I can’t speak to what the locals eat at home day-to-day, but the restaurant scene, especially in Italy’s smaller cities and towns, was more challenging to navigate than I anticipated. Here’s why:
- The traditional Italian breakfast consists of an espresso and a pastry. Breakfast is often consumed with gusto while standing at the counter in a café or pastry shop. This caffeine, refined sugar, and fat oriented breakfast doesn’t exactly land in the nutrient-rich category, but this seems to be the Italian way to kick-start the day.
- As for lunch and dinner, most casual cafés in Italy’s smaller towns offer a four-part menu consisting of sandwiches, salads, pastas, and pizzas. Mid-range and higher end restaurants offer these same categories (minus the sandwiches) along with a few other traditional appetizers such as prosciutto and melon along with main courses centered on red meat, pork, and seafood. Most non-meat main courses rely on pasta and cheese.
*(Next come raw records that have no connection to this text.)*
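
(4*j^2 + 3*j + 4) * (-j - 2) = -4*j^3 - 11*j^2 - 10*j - 8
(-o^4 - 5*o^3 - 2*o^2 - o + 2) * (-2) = 2*o^4 + 10*o^3 + 4*o^2 + 2*o - 4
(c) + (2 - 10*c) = 2 - 9*c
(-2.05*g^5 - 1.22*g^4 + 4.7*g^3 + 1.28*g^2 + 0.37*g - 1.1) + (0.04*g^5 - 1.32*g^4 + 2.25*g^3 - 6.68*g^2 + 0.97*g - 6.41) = -2.01*g^5 - 2.54*g^4 + 6.95*g^3 - 5.4*g^2 + 1.34*g - 7.51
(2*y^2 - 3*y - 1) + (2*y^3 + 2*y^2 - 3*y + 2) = 2*y^3 + 4*y^2 - 6*y + 1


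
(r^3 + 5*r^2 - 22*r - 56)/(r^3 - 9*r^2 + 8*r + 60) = (r^2 + 3*r - 28)/(r^2 - 11*r + 30)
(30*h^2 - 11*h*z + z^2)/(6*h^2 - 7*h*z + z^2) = (-5*h + z)/(-h + z)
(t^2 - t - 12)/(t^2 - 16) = (t + 3)/(t + 4)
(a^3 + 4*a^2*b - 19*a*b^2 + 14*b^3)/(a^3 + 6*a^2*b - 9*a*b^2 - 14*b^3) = (a - b)/(a + b)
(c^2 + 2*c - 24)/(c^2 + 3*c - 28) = (c + 6)/(c + 7)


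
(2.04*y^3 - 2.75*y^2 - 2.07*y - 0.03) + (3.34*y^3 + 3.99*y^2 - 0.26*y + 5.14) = 5.38*y^3 + 1.24*y^2 - 2.33*y + 5.11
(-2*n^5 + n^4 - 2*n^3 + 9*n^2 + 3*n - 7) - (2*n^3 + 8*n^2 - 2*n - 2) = -2*n^5 + n^4 - 4*n^3 + n^2 + 5*n - 5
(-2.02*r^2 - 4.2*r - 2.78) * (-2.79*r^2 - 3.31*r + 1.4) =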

- This leaves most vegans with a choice of salads, pizzas, and pasta dishes sans fromage, though there is a small caveat. Traditional Italian pastas are likely to contain egg, but regardless of the pasta’s egg status, pasta isn’t exactly the most nutrient-rich food as it’s usually made with refined white flour. A non-cheese, veggie-loaded pizza is certainly a viable vegan option, though pizza dough is just another form of pasta: more refined carbohydrates.
So how is a healthy vegan traveler supposed to thrive in Italy? Here are a few quick tips:
- If breakfast is included in your accommodation, ask in advance if the kitchen can provide plant-based milk. All of our accommodations were more than happy to provide us with non-GMO soy milk. Most B&B and hotel breakfasts will offer plenty of fresh fruit and if you’re lucky, you might be able to kick off your day with some fresh veggies, too.
- Better yet, consider staying in an accommodation where you’ll have access to a kitchen. Head to the local market, pick up some fresh produce and prepare your meals at home. You’ll have no trouble finding high quality produce at a reasonable price. Just remember that most Italian produce vendors don’t allow customers to handle the fruit; they will pick out and weigh everything for you.
- Restaurants aren’t always so keen on modifying menu items, but you can usually omit meat and cheese. You might get some funny looks about eliminating meat, but omitting cheese seems more commonplace in Italy these days.
- Given the increasing demand for gluten-free foods, many restaurants are starting to offer buckwheat pasta, or pizzoccheri, as it’s called in Italy. While the traditional pizzoccheri dish incorporates swiss chard and boiled potatoes, it’s also layered with Valtellina Casera cheese and ground Grana Padano or Parmigiano Reggiano. On a few occasions we tried to order this dish without cheese, but the restaurants weren’t able to accommodate our request.
- While you might be looking for more than just a salad, if you’re not finding vegan alternatives on the regular menu, all restaurants will have at the very least a simple mixed salad with fresh greens, corn, shredded carrot, cucumber, cabbage, and sliced tomato. Check out the side dishes and consider supplementing your salad with roasted vegetables, boiled potatoes or steamed spinach.
I’m hopeful that Italian cuisine in actuality consists of more than just heavy pasta dishes, white bread, cheese, seafood, and meat, but I will admit that my experiences in Italy’s restaurants has led me to believe otherwise. Over the next month, we will be traveling throughout Greece, Croatia, Spain and Turkey. I’m looking forward to experiencing first hand how these other countries approach the Mediterranean Diet. I’ll be sure to keep you posted!